Boarding was smooth; Oceania registers folks in three classes (Penthouse & up, Concierge and all others), but the process was smooth (except for some language barriers with our person) for all, and everyone was boarding by about 1200-1230.
The ship is beautiful; its feel will be comfortable to previous Oceania cruisers (doesn't repeat, but does rhyme, and getting around is quickly learned). High-end English Country Manor feel, excellent artwork, very good touches throughout the ship that are low-key but elegant. The Concierge and Exec Lounges were more useful than we might have thought; great place to get a snack, a map or to get info without trudging down to reception. Service staff was top notch and responsive to our needs.
We did mostly private excursions, but when we did the ship tours, they were well-organized. The wait for tours in the show lounge, though, was hot, humid and less comfortable than we would want. Oceania may want to consider assigning a few other locales for groups to meet and wait, thus avoiding the stampede when a tour number is called.Food is rightfully one of the reasons to sail Oceania.
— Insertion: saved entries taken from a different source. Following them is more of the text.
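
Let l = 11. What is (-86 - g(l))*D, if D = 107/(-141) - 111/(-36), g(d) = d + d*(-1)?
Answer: -18791/94 ≈ -199.90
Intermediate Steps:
g(d) = 0 (g(d) = d - d = 0)
D = 437/188 (D = 107*(-1/141) - 111*(-1/36) = -107/141 + 37/12 = 437/188 ≈ 2.3245)
(-86 - g(l))*D = (-86 - 1*0)*(437/188) = (-86 + 0)*(437/188) = -86*437/188 = -18791/94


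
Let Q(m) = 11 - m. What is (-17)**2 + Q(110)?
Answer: 190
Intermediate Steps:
(-17)**2 + Q(110) = (-17)**2 + (11 - 1*110) = 289 + (11 - 110) = 289 - 99 = 190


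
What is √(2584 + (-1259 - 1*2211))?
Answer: I*√886 ≈ 29.766*I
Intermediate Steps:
√(2584 + (-1259 - 1*2211)) = √(2584 + (-1259 - 2211)) = √(2584 - 3470) = √(-886) = I*√886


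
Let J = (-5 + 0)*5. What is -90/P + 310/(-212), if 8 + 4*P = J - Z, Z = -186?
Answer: -6875/1802 ≈ -3.8152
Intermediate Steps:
J = -25 (J = -5*5 = -25)
P = 153/4 (P = -2 + (-25 - 1*(-186))/4 = -2 + (-25 + 186)/4 = -2 + (¼)*161 = -2 + 161/4 = 153/4 ≈ 38.250)
-90/P + 310/(-212) = -90/153/4 + 310/(-212) = -90*4/153 + 310*(-1/212) = -40/17 - 155/106 = -6875/1802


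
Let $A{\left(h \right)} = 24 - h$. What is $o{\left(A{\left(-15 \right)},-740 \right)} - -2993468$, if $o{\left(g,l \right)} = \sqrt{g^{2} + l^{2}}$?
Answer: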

The four specialty restaurants were very good; our favorite was Red Ginger. The Terrace Cafe, especially with the addition of the grill, is a good option any night you didn't feel like waiting or dressing up. For breakfast, though, it got pretty hectic, and seems as though they should consider removing some of the tables to create a better flow. The wait staff also seemed to get overwhelmed at times (not being timely with requested items) due to the crush. The Waves Grill is one of the best locales at which to eat an excellent casual lunch; their array of foods and options would be hard to beat. The Baristas is also a hit, although a redesign of the library would allow us to take our coffee into a nice quiet area without the passing throngs meandering by. Of course, we would also have wanted 2-3 more nights in one of the specialty restaurants...
We also ate in La Reserve one night. The wines were quite good, although the food wasn't significantly different than elsewhere on the ship, so we're not sure if we would do it again. Not so much that it was not good, but the meals throughout the ship are excellent, so it is tough to move another notch up for the locale.
Entertainment was acceptable, better than on the R ships, but not that much better IMHO. The show lounge also has a "low roof" feel and fixed row seats, which makes it difficult to sit if you're late. We would advocate they move to a small table/bankette configuration to make it more like a Vegas lounge. Another issue is the fixed show times around 9:45. With about a dozen ports, we were out most days, and didn't want to rush dinner, so we did not attend many of the shows. Perhaps they might, especially on sea days, consider an early show time, or two shows, so people could either eat early and see a show or vice versa. The string quartet played each evening, and we usually sat in on their mini-concerts. The location wasn't the greatest (in the big hallway leading to the main dining room), but people were respectful of those listening as they trundled by.Disembarkation was smooth, and the transit to the airport went without a hitch. Oceania also provided port shuttles at 3 stops, and we tendered into the small Biscay ports (tendering is more efficient than on the R ships, but the wait in the lounge, once again, made for a mad dash for the tender line more than once).